Milgram was influenced by the events of the Holocaust, especially the trial of Adolf Eichmann, in developing the experiment. After earning a PhD in social psychology from Harvard University, he taught at Yale, Harvard, and then for most of his career as a professor at the City University of New York Graduate Center, until his death in 1984.
Milgram gained notoriety for his obedience experiment conducted in the basement of Linsly-Chittenden Hall at Yale University in 1961, three months after the start of the trial of German Nazi war criminal Adolf Eichmann in Jerusalem. The experiment found, unexpectedly, that a very high proportion of subjects would fully obey the instructions, albeit reluctantly. Milgram first described his research in a 1963 article in the Journal of Abnormal and Social Psychology and later discussed his findings in greater depth in his 1974 book, Obedience to Authority: An Experimental View.
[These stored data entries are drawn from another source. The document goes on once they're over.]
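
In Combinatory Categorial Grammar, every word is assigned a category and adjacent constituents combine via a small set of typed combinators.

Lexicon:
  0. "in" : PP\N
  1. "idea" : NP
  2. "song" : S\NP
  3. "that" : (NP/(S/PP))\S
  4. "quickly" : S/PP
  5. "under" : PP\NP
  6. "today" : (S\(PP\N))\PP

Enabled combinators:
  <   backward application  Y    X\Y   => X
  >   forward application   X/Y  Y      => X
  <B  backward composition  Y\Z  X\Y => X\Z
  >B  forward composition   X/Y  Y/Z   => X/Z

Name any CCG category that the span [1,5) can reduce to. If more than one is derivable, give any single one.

[0,7] S   <
  [0,1] "in" : PP\N
  [1,7] S\(PP\N)   <
    [1,6] PP   <
      [1,5] NP   >
        [1,4] NP/(S/PP)   <
          [1,3] S   <
            [1,2] "idea" : NP
            [2,3] "song" : S\NP
          [3,4] "that" : (NP/(S/PP))\S
        [4,5] "quickly" : S/PP
      [5,6] "under" : PP\NP
    [6,7] "today" : (S\(PP\N))\PP

NP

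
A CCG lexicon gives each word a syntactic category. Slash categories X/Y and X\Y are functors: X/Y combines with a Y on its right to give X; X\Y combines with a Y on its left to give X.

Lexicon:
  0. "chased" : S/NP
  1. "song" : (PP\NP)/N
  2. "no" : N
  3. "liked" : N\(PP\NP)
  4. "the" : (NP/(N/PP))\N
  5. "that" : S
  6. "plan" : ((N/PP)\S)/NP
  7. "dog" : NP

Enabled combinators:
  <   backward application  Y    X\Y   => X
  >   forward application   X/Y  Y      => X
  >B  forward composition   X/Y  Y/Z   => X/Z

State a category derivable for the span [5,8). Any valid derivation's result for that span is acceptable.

[0,8] S   >
  [0,1] "chased" : S/NP
  [1,8] NP   >
    [1,5] NP/(N/PP)   <
      [1,4] N   <
        [1,3] PP\NP   >
          [1,2] "song" : (PP\NP)/N
          [2,3] "no" : N
        [3,4] "liked" : N\(PP\NP)
      [4,5] "the" : (NP/(N/PP))\N
    [5,8] N/PP   <
      [5,6] "that" : S
      [6,8] (N/PP)\S   >
        [6,7] "plan" : ((N/PP)\S)/NP
        [7,8] "dog" : NP

N/PP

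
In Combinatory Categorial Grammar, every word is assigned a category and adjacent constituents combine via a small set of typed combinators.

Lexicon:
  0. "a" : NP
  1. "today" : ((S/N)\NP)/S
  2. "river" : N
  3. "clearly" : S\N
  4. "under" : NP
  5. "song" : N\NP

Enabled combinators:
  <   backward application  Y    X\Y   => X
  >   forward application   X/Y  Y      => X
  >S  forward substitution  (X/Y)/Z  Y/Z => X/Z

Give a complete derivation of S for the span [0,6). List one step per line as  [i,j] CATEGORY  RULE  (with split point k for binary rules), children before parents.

[0,6] S   >
  [0,4] S/N   <
    [0,1] "a" : NP
    [1,4] (S/N)\NP   >
      [1,2] "today" : ((S/N)\NP)/S
      [2,4] S   <
        [2,3] "river" : N
        [3,4] "clearly" : S\N
  [4,6] N   <
    [4,5] "under" : NP
    [5,6] "song" : N\NP

[0,1] NP  lex  "a"
[1,2] ((S/N)\NP)/S  lex  "today"
[2,3] N  lex  "river"
[3,4] S\N  lex  "clearly"
[2,4] S  <  k=3
[1,4] (S/N)\NP  >  k=2
[0,4] S/N  <  k=1
[4,5] NP  lex  "under"
[5,6] N\NP  lex  "song"
[4,6] N  <  k=5
[0,6] S  >  k=4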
His other small-world experiment, while at the University of Iowa, led researchers to analyze the degree of connectedness, including the six degrees of separation concept. Later in his career, Milgram developed a technique for creating interactive hybrid social agents (called cyranoids), which has since been used to explore aspects of social- and self-perception.
He is widely regarded as one of the most important figures in the history of social psychology. A Review of General Psychology survey, published in 2002, ranked Milgram as the 46th-most-cited psychologist of the 20th century.
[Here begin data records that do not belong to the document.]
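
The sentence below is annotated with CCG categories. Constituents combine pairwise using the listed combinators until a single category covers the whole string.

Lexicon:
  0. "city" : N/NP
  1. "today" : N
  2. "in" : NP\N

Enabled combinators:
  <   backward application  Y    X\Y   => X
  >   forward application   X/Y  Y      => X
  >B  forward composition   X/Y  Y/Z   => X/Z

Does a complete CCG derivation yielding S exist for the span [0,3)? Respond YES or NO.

NO

N/NP N NP\N
CKY chart[0,3] = {N}; S ∉ chart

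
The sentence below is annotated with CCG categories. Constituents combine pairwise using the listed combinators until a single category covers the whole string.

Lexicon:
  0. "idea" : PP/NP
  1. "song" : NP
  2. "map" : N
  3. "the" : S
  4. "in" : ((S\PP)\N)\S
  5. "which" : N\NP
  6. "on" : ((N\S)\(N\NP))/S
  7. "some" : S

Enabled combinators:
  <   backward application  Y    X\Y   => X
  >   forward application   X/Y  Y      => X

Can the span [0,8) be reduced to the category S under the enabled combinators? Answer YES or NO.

PP/NP NP N S ((S\PP)\N)\S N\NP ((N\S)\(N\NP))/S S
CKY chart[0,8] = {N}; S ∉ chart

NO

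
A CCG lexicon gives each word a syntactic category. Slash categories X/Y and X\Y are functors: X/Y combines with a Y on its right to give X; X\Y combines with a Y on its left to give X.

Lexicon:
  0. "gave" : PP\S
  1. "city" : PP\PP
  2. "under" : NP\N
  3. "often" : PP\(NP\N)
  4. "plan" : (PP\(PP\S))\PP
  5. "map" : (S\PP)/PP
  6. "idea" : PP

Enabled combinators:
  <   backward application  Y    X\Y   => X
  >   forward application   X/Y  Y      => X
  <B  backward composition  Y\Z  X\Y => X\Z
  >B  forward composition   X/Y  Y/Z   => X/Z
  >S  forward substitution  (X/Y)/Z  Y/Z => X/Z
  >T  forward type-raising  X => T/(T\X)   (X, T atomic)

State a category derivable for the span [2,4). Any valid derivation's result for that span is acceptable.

PP

[0,7] S   <
  [0,5] PP   <
    [0,2] PP\S   <B
      [0,1] "gave" : PP\S
      [1,2] "city" : PP\PP
    [2,5] PP\(PP\S)   <
      [2,4] PP   <
        [2,3] "under" : NP\N
        [3,4] "often" : PP\(NP\N)
      [4,5] "plan" : (PP\(PP\S))\PP
  [5,7] S\PP   >
    [5,6] "map" : (S\PP)/PP
    [6,7] "idea" : PP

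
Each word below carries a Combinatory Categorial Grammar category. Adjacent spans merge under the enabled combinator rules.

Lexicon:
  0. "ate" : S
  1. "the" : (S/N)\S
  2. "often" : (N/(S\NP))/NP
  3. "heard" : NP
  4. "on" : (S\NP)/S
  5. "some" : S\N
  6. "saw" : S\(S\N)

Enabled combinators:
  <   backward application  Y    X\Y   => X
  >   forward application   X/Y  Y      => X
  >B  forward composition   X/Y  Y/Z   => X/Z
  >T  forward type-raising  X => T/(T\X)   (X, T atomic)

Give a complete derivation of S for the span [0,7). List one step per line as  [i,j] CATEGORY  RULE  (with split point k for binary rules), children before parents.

[0,1] S  lex  "ate"
[1,2] (S/N)\S  lex  "the"
[0,2] S/N  <  k=1
[2,3] (N/(S\NP))/NP  lex  "often"
[3,4] NP  lex  "heard"
[2,4] N/(S\NP)  >  k=3
[4,5] (S\NP)/S  lex  "on"
[5,6] S\N  lex  "some"
[6,7] S\(S\N)  lex  "saw"
[5,7] S  <  k=6
[4,7] S\NP  >  k=5
[2,7] N  >  k=4
[0,7] S  >  k=2

[0,7] S   >
  [0,2] S/N   <
    [0,1] "ate" : S
    [1,2] "the" : (S/N)\S
  [2,7] N   >
    [2,4] N/(S\NP)   >
      [2,3] "often" : (N/(S\NP))/NP
      [3,4] "heard" : NP
    [4,7] S\NP   >
      [4,5] "on" : (S\NP)/S
      [5,7] S   <
        [5,6] "some" : S\N
        [6,7] "saw" : S\(S\N)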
Milgram was born in 1933 in New York City (the Bronx) to Jewish parents. His parents were Adele (born Israel) and Samuel Milgram (1898–1953), who had immigrated to the United States from Romania and Hungary respectively during World War I. He was the second of three children. Milgram's immediate and extended family were both affected by the Holocaust. After the war, relatives of his who had survived Nazi concentration camps and bore concentration camp tattoos stayed with the Milgram family in New York for a time.
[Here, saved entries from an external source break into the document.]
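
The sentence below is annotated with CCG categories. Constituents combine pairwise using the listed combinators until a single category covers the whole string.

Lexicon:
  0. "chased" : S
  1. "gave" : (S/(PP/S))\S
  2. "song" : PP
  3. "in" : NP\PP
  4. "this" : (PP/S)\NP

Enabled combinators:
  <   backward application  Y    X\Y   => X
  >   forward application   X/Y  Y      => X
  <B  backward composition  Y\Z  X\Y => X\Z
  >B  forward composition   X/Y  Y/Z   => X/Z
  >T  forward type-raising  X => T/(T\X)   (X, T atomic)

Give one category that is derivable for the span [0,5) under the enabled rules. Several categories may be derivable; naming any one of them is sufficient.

[0,5] S   >
  [0,2] S/(PP/S)   <
    [0,1] "chased" : S
    [1,2] "gave" : (S/(PP/S))\S
  [2,5] PP/S   <
    [2,4] NP   >
      [2,3] NP/(NP\PP)   >T
        [2,3] "song" : PP
      [3,4] "in" : NP\PP
    [4,5] "this" : (PP/S)\NP

S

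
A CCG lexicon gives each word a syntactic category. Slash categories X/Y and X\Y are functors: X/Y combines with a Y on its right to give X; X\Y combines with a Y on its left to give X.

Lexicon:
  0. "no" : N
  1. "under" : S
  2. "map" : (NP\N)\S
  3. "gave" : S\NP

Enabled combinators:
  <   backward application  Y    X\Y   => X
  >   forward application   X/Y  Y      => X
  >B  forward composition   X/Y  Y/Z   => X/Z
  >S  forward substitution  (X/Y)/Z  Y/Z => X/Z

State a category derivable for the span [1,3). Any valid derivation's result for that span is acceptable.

NP\N

[0,4] S   <
  [0,3] NP   <
    [0,1] "no" : N
    [1,3] NP\N   <
      [1,2] "under" : S
      [2,3] "map" : (NP\N)\S
  [3,4] "gave" : S\NP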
His Bar Mitzvah speech in 1946 was on the subject of the plight of the European Jews and the impact that the events of World War II would have on Jewish people around the world. He said, upon becoming a man under Jewish law: "As I ... find happiness in joining the ranks of Israel, the knowledge of the tragic suffering of my fellow Jews ... makes this ... an occasion to reflect upon the heritage of my people—which now becomes mine. ... I shall try to understand my people and do my best to share the responsibilities which history has placed upon all of us." He later wrote to a friend from childhood: "I should have been born into the German-speaking Jewish community of Prague in 1922 and died in a gas chamber some 20 years later. How I came to be born in the Bronx Hospital, I'll never quite understand."
Milgram's interest in the Holocaust had its basis in what his biographer, Professor Thomas Blass, referred to as Milgram's "lifelong identification with the Jewish people". Author Kirsten Fermaglich wrote that Milgram as an adult had "a personal conflict as a Jewish man who perceived himself both as an outsider, a victim of the Nazi destruction, and as an insider, as scientist." Alexandra stated that Milgram's Jewish identity led to his focus on the Holocaust and his obedience-to-authority research. He shared this as well with Herbert Winer, one of his obedience study subjects, who noted after speaking to Milgram about the experiment that "Milgram was very Jewish. I was Jewish. We talked about this. There was obviously a motive behind neutral research."